A few nights ago I woke up confused. It felt like the middle of the night, but the light coming through the window was telling me that it must be time to get up. I got out of bed and looked at the clock...2 am.
My first thought was that there must be a very bright full moon, but then I remembered that the full moon had already passed. Snow plow? Emergency vehicle? I peeked out the window and noticed, for the first time, a street lamp directly across the street from my home.
No, this is not possible, I thought. There is no way that the town could be proceeding with the installation of these high intensity, white LED lights after the council meeting of November 28th. In the morning I called town hall and sure enough, the bulb had been replaced. Ann, the town clerk, was very sympathetic and told me that she would put in a requisition for a shade. We'll come back to that shade thing later.
On November 28th, a local resident who was concerned about Lunenburg's plan to install this harsh, bright lighting in the historic district of town gave a very in depth and well researched presentation to council.
She acknowledged that the province has mandated the switch over to LED lights, but wanted to point out that we have the option of choosing the healthier and more historically appropriate soft lighting. She spoke, at length, about all the known hazards of the harsher lights and begged council to press pause and think about the look they are creating in a national historic town.
In 2016, the American Medical Association issued an official policy statement on the dangers of high intensity LED Lights. Some of the issues include, reduced visiblilty decreasing driver safety, retina damage and suppressed melatonin. It is estimated that LED lights have a five times greater impact on circadian sleep rhythms than conventional street lamps. They are detrimental to the health of birds, bats and turtles and they reduce the ability to see the night sky. They are also just plain ugly. That last item is not in the AMA's report. A recent Harvard study also connects higher breast cancer rates in areas with higher light levels at night.
It is recommended that communities choose LED lights that limit the amount of blue light. The lighting should have a colour temperature rating that does not exceed 3000. The bulbs Lunenburg is using have a colour temperature rating between 4000-5000 kelvin.
So, Lunenburg council heard this presentation and everyone smiled politely. Thank you for your research, thank you for being a concerned citizen . We will safely file your report in file 13 (AKA the trash can in our CAO's office). What became evident at that council meeting was that the lights had already been purchased. It all comes down to fiscal responsibility, right? Lunenburg has decided that being financially prudent is more important than the health and safety of its residents.
I know, I know....such statements are no way to change hearts and minds, but you try playing nice after a week of a high beam shining through your window at night. I'm tired and cranky and very resentful that a decision that is detrimental to our well being has been made on our behalf in the name of saving a few bucks.
Let me take a brief moment to address the town's response before they have made it. The shields. Yes, there are shields which can help to minimize the glare. That is all they do. They don't minimize the health effects or the harsh light.
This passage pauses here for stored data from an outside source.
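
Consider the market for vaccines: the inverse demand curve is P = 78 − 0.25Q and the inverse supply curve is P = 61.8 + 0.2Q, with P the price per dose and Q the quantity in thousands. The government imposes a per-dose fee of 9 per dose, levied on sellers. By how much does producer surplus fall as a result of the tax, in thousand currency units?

Inverting to Q(P) form: Qd = 312 − 4P; Qs = 5P − 309.
Without the tax, 312 − 4P = 5P − 309 gives 9P = 621, so P* = 69 and Q* = 36.
With the tax collected from sellers, supply shifts: Qs = 5(P − 9) − 309.
New equilibrium: buyers pay 74, sellers receive 65, Q = 16. (Wedge: Pb − Ps = 9.)
ΔPS is the trapezoid between Q = 16 and Q = 36 of height 4: ½ · (36 + 16) · 4 = 104.

Producer surplus falls by 104 thousand.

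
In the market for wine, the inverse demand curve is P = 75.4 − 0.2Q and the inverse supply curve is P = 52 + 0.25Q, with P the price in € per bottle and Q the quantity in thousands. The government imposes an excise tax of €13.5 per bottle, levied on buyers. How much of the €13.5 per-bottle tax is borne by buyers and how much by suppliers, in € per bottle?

Buyers bear €6 per bottle; suppliers bear €7.5 per bottle.

Inverting to Q(P) form: Qd = 377 − 5P; Qs = 4P − 208.
Before the tax: set 377 − 5P = 4P − 208 → P* = €65, Q* = 52.
With the tax collected from buyers, demand (in seller-price terms) shifts: Qd = 377 − 5(P + 13.5).
New equilibrium: buyers pay €71, suppliers receive €57.5, Q = 22. (Wedge: Pb − Ps = 13.5.)
Burden on buyers: €6; on suppliers: €7.5. (They sum to €13.5.)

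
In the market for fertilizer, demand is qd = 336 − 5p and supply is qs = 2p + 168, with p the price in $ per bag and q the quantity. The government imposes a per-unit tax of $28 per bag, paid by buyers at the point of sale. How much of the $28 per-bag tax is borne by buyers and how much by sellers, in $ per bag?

Before the tax: set 336 − 5p = 2p + 168 → p* = $24, q* = 216.
With the tax collected from buyers, demand (in seller-price terms) shifts: qd = 336 − 5(p + 28).
New equilibrium: buyers pay $32, sellers receive $4, q = 176. (Wedge: pb − ps = 28.)
Burden on buyers: $8; on sellers: $20. (They sum to $28.)

Buyers bear $8 per bag; sellers bear $20 per bag.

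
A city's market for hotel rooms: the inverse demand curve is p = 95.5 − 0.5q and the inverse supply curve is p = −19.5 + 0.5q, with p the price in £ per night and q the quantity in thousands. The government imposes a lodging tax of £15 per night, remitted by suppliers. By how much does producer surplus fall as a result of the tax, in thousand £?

Producer surplus falls by £806.25 thousand.

Inverting to q(p) form: qd = 191 − 2p; qs = 2p + 39.
Before the tax: set 191 − 2p = 2p + 39 → p* = £38, q* = 115.
With the tax collected from suppliers, supply shifts: qs = 2(p − 15) + 39.
Solving gives q = 100 with buyers paying £45.5 and suppliers receiving £30.5 (the £15 wedge).
ΔPS is the trapezoid between Q = 100 and Q = 115 of height £7.5: ½ · (115 + 100) · 7.5 = £806.25.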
It was interesting that when I called the town, a requisition was put in for a shield. These lights should never be installed without a shield. I guess this is another money saving strategy. Only residents who ask for one will get one.
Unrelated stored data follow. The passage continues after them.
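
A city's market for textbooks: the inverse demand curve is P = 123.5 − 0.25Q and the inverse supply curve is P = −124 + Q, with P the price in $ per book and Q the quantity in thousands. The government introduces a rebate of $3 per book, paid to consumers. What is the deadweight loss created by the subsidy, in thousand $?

Deadweight loss = $3.6 thousand.

Rewrite in direct form: Qd = 494 − 4P and Qs = P + 124.
Before the subsidy: set 494 − 4P = P + 124 → P* = $74, Q* = 198.
With a per-unit subsidy paid to consumers, each effectively pays P − 3, so demand becomes Qd = 494 − 4(P − 3).
Solving gives Q = 200.4 with consumers paying $73.4 and producers receiving $76.4 (the $3 wedge).
Quantity rises by |ΔQ| = |198 − 200.4| = 2.4.
DWL = ½ · t · |ΔQ| = ½ · 3 · 2.4 = $3.6.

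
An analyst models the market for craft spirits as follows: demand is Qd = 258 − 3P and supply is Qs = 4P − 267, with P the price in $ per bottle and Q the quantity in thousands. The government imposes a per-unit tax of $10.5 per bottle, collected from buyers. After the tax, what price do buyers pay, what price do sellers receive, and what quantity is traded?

Buyers pay $81; sellers receive $70.5; quantity = 15.

Before the tax: set 258 − 3P = 4P − 267 → P* = $75, Q* = 33.
With the tax collected from buyers, demand (in seller-price terms) shifts: Qd = 258 − 3(P + 10.5).
Solving gives Q = 15 with buyers paying $81 and sellers receiving $70.5 (the $10.5 wedge).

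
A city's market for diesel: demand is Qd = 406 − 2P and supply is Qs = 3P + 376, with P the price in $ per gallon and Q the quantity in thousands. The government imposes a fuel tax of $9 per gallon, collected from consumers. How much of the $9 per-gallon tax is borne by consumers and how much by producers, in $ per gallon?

Consumers bear $5.4 per gallon; producers bear $3.6 per gallon.

Before the tax: set 406 − 2P = 3P + 376 → P* = $6, Q* = 394.
With the tax collected from consumers, demand (in seller-price terms) shifts: Qd = 406 − 2(P + 9).
New equilibrium: consumers pay $11.4, producers receive $2.4, Q = 383.2. (Wedge: Pb − Ps = 9.)
Burden on consumers: $5.4; on producers: $3.6. (They sum to $9.)
The less price-elastic side of the market bears the larger share of a per-unit tax.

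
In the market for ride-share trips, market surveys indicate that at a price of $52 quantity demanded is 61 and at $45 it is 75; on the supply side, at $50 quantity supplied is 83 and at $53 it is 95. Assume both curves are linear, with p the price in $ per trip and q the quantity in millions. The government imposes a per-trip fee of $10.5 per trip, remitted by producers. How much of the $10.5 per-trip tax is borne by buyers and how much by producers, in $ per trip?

Demand slope: (75 − 61)/(45 − 52) = -2, so qd = 165 − 2p.
Supply slope: (95 − 83)/(53 − 50) = 4, so qs = 4p − 117.
Without the tax, 165 − 2p = 4p − 117 gives 6p = 282, so p* = $47 and q* = 71.
With the tax collected from producers, supply shifts: qs = 4(p − 10.5) − 117.
New equilibrium: buyers pay $54, producers receive $43.5, q = 57. (Wedge: pb − ps = 10.5.)
Burden on buyers: $7; on producers: $3.5. (They sum to $10.5.)
The less price-elastic side of the market bears the larger share of a per-unit tax.

Buyers bear $7 per trip; producers bear $3.5 per trip.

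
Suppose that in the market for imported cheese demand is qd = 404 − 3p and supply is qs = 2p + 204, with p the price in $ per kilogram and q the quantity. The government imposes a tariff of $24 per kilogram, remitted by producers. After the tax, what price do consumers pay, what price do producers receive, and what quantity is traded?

Before the tax: set 404 − 3p = 2p + 204 → p* = $40, q* = 284.
With the tax collected from producers, supply shifts: qs = 2(p − 24) + 204.
New equilibrium: consumers pay $49.6, producers receive $25.6, q = 255.2. (Wedge: pb − ps = 24.)

Consumers pay $49.6; producers receive $25.6; quantity = 255.2.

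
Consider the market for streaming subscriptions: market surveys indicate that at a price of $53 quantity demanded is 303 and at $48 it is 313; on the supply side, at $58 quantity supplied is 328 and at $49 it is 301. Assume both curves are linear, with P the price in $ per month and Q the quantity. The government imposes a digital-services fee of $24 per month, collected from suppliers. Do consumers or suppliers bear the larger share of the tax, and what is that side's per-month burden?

Demand slope: (313 − 303)/(48 − 53) = -2, so Qd = 409 − 2P.
Supply slope: (301 − 328)/(49 − 58) = 3, so Qs = 3P + 154.
Before the tax: set 409 − 2P = 3P + 154 → P* = $51, Q* = 307.
With the tax collected from suppliers, supply shifts: Qs = 3(P − 24) + 154.
Solving gives Q = 278.2 with consumers paying $65.4 and suppliers receiving $41.4 (the $24 wedge).
Per-month burden: consumers $14.4, suppliers $9.6.
Consumers take the larger share because demand is less price-elastic here (demand slope 2 vs supply slope 3).
The less price-elastic side of the market bears the larger share of a per-unit tax.

Consumers bear the larger share: $14.4 per month.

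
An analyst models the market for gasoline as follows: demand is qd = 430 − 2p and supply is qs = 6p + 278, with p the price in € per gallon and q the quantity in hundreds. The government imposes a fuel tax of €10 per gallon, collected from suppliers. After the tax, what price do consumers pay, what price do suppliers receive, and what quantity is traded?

Consumers pay €26.5; suppliers receive €16.5; quantity = 377.

Before the tax: set 430 − 2p = 6p + 278 → p* = €19, q* = 392.
With the tax collected from suppliers, supply shifts: qs = 6(p − 10) + 278.
Solving gives q = 377 with consumers paying €26.5 and suppliers receiving €16.5 (the €10 wedge).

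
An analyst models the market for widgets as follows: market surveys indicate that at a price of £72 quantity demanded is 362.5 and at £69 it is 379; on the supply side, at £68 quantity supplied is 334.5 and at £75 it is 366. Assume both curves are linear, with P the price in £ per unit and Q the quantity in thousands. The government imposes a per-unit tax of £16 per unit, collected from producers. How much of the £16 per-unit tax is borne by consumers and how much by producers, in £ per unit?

Demand slope: (379 − 362.5)/(69 − 72) = -5.5, so Qd = 758.5 − 5.5P.
Supply slope: (366 − 334.5)/(75 − 68) = 4.5, so Qs = 4.5P + 28.5.
Without the tax, 758.5 − 5.5P = 4.5P + 28.5 gives 10P = 730, so P* = £73 and Q* = 357.
With the tax collected from producers, supply shifts: Qs = 4.5(P − 16) + 28.5.
Solving gives Q = 317.4 with consumers paying £80.2 and producers receiving £64.2 (the £16 wedge).
Burden on consumers: £7.2; on producers: £8.8. (They sum to £16.)

Consumers bear £7.2 per unit; producers bear £8.8 per unit.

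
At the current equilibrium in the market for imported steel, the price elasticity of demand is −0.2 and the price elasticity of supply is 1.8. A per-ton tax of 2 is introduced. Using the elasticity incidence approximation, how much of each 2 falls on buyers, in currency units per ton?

Buyers bear ≈ 1.8 per ton.

Incidence ratio: buyers' share ≈ εs / (εs + |εd|) = 1.8 / (1.8 + 0.2) = 0.9.
So buyers bear ≈ 0.9 × 2 = 1.8; sellers bear 0.2.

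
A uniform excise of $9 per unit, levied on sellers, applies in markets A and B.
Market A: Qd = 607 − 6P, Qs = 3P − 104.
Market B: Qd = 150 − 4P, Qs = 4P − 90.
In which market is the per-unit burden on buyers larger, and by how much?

Market B, by $1.5.

Market A: pre-tax P* = $79, Q* = 133; post-tax Q = 115; per-unit burden on buyers = $3.
Market B: pre-tax P* = $30, Q* = 30; post-tax Q = 12; per-unit burden on buyers = $4.5.
Difference: $3 vs $4.5 → market B is larger by $1.5.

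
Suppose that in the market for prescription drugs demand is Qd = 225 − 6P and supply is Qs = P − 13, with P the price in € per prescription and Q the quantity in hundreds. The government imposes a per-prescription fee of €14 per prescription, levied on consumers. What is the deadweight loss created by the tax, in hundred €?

Without the tax, 225 − 6P = P − 13 gives 7P = 238, so P* = €34 and Q* = 21.
With the tax collected from consumers, demand (in seller-price terms) shifts: Qd = 225 − 6(P + 14).
New equilibrium: consumers pay €36, producers receive €22, Q = 9. (Wedge: Pb − Ps = 14.)
Quantity falls by |ΔQ| = |21 − 9| = 12.
DWL = ½ · t · |ΔQ| = ½ · 14 · 12 = €84.

Deadweight loss = €84 hundred.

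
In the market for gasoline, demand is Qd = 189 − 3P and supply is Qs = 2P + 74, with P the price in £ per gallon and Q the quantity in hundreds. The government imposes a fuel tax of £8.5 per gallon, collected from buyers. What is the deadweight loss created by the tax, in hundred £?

Deadweight loss = £43.35 hundred.

Before the tax: set 189 − 3P = 2P + 74 → P* = £23, Q* = 120.
With the tax collected from buyers, demand (in seller-price terms) shifts: Qd = 189 − 3(P + 8.5).
Solving gives Q = 109.8 with buyers paying £26.4 and sellers receiving £17.9 (the £8.5 wedge).
Quantity falls by |ΔQ| = |120 − 109.8| = 10.2.
DWL = ½ · t · |ΔQ| = ½ · 8.5 · 10.2 = £43.35.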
But I'm not quite done. Although I am plenty outraged by the health and safety impacts of these high intensity lamps, there's a whole other issue here. This high intensity white light is not appropriate for a residential neighbourhood, let alone a Unesco Heritage neighbourhood.
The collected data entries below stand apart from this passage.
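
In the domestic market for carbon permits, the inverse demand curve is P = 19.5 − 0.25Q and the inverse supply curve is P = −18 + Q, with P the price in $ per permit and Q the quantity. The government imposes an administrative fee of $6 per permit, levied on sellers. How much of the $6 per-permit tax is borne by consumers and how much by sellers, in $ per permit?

Inverting to Q(P) form: Qd = 78 − 4P; Qs = P + 18.
Without the tax, 78 − 4P = P + 18 gives 5P = 60, so P* = $12 and Q* = 30.
With the tax collected from sellers, supply shifts: Qs = (P − 6) + 18.
New equilibrium: consumers pay $13.2, sellers receive $7.2, Q = 25.2. (Wedge: Pb − Ps = 6.)
Burden on consumers: $1.2; on sellers: $4.8. (They sum to $6.)
The less price-elastic side of the market bears the larger share of a per-unit tax.

Consumers bear $1.2 per permit; sellers bear $4.8 per permit.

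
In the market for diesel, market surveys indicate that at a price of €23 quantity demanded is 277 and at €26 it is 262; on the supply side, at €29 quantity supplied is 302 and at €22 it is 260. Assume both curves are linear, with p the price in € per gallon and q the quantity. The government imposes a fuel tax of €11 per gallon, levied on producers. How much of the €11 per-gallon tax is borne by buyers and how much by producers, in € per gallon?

Buyers bear €6 per gallon; producers bear €5 per gallon.

Demand slope: (262 − 277)/(26 − 23) = -5, so qd = 392 − 5p.
Supply slope: (260 − 302)/(22 − 29) = 6, so qs = 6p + 128.
Before the tax: set 392 − 5p = 6p + 128 → p* = €24, q* = 272.
With the tax collected from producers, supply shifts: qs = 6(p − 11) + 128.
Solving gives q = 242 with buyers paying €30 and producers receiving €19 (the €11 wedge).
Burden on buyers: €6; on producers: €5. (They sum to €11.)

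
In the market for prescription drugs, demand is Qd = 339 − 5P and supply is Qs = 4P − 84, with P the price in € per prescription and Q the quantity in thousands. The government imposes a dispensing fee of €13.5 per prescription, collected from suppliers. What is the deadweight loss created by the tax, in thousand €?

Deadweight loss = €202.5 thousand.

Without the tax, 339 − 5P = 4P − 84 gives 9P = 423, so P* = €47 and Q* = 104.
With the tax collected from suppliers, supply shifts: Qs = 4(P − 13.5) − 84.
Solving gives Q = 74 with buyers paying €53 and suppliers receiving €39.5 (the €13.5 wedge).
Quantity falls by |ΔQ| = |104 − 74| = 30.
DWL = ½ · t · |ΔQ| = ½ · 13.5 · 30 = €202.5.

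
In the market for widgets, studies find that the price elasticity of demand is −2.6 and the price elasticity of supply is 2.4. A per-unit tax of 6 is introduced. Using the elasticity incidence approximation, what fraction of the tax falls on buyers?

Buyers' share ≈ 0.48.

Incidence ratio: buyers' share ≈ εs / (εs + |εd|) = 2.4 / (2.4 + 2.6) = 0.48.
Supply is the less elastic side, so buyers bear the smaller share.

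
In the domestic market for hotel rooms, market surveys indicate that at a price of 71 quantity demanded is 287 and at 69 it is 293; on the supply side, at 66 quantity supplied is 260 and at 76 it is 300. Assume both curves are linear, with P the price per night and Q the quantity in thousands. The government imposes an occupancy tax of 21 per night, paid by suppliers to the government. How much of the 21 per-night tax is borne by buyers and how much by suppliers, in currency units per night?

Buyers bear 12 per night; suppliers bear 9 per night.

Demand slope: (293 − 287)/(69 − 71) = -3, so Qd = 500 − 3P.
Supply slope: (300 − 260)/(76 − 66) = 4, so Qs = 4P − 4.
Without the tax, 500 − 3P = 4P − 4 gives 7P = 504, so P* = 72 and Q* = 284.
With the tax collected from suppliers, supply shifts: Qs = 4(P − 21) − 4.
Solving gives Q = 248 with buyers paying 84 and suppliers receiving 63 (the 21 wedge).
Burden on buyers: 12; on suppliers: 9. (They sum to 21.)
The less price-elastic side of the market bears the larger share of a per-unit tax.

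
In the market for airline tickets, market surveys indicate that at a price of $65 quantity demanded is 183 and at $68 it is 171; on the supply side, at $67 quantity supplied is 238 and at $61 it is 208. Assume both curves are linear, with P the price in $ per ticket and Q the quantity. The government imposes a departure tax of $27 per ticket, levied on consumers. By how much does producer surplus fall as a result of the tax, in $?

Producer surplus falls by $2076.

Demand slope: (171 − 183)/(68 − 65) = -4, so Qd = 443 − 4P.
Supply slope: (208 − 238)/(61 − 67) = 5, so Qs = 5P − 97.
Before the tax: set 443 − 4P = 5P − 97 → P* = $60, Q* = 203.
With the tax collected from consumers, demand (in seller-price terms) shifts: Qd = 443 − 4(P + 27).
Solving gives Q = 143 with consumers paying $75 and suppliers receiving $48 (the $27 wedge).
ΔPS is the trapezoid between Q = 143 and Q = 203 of height $12: ½ · (203 + 143) · 12 = $2076.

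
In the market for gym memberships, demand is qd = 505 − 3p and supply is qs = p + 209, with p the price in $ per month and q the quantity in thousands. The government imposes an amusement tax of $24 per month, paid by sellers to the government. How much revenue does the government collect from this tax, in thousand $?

Tax revenue = $6360 thousand.

Before the tax: set 505 − 3p = p + 209 → p* = $74, q* = 283.
With the tax collected from sellers, supply shifts: qs = (p − 24) + 209.
New equilibrium: consumers pay $80, sellers receive $56, q = 265. (Wedge: pb − ps = 24.)
Revenue = t · Q = 24 · 265 = $6360.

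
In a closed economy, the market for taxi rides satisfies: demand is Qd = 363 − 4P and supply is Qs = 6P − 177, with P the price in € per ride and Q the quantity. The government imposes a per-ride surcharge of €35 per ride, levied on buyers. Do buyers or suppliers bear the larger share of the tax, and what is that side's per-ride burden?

Buyers bear the larger share: €21 per ride.

Without the tax, 363 − 4P = 6P − 177 gives 10P = 540, so P* = €54 and Q* = 147.
With the tax collected from buyers, demand (in seller-price terms) shifts: Qd = 363 − 4(P + 35).
New equilibrium: buyers pay €75, suppliers receive €40, Q = 63. (Wedge: Pb − Ps = 35.)
Per-ride burden: buyers €21, suppliers €14.
Buyers take the larger share because demand is less price-elastic here (demand slope 4 vs supply slope 6).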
Our land use bylaw is chock full of rules to ensure that a reasonable level of peace and tranquility is maintained in a residential zone.
Take this rule, for example, that pertains to Home Based Businesses (second one down):
h) the use shall not emit noise, odour, dust, light, or radiation that would be a nuisance or is uncustomary in a residential neighbourhood.
or this one:
Lunenburg has just installed lighting that might be appropriate on highway 103... in the residential zone.
Can you tell I'm upset? But it's not just me. Several of my neighbours are also irate and it turns out that a group of residents in Monterey, California just successfully sued their government for the very same issue.
I know it's probably difficult for most residents of Lunenburg to match my level of outrage. That's because this change is happening very slowly and very sporadically. One light here, one light there. It's hard to feel upset about a problem that isn't impacting you. If you want to get a feel for the situation, ask a friend or loved one to shine their high beams in your bedroom window at night. Or better yet, come take an evening stroll on my block, Lawrence st. between Duke and King and check out the ambience for yourself. Make sure to bring your passport and don't be surprised if you hear, "Price Check on aisle five." coming from a loud speaker.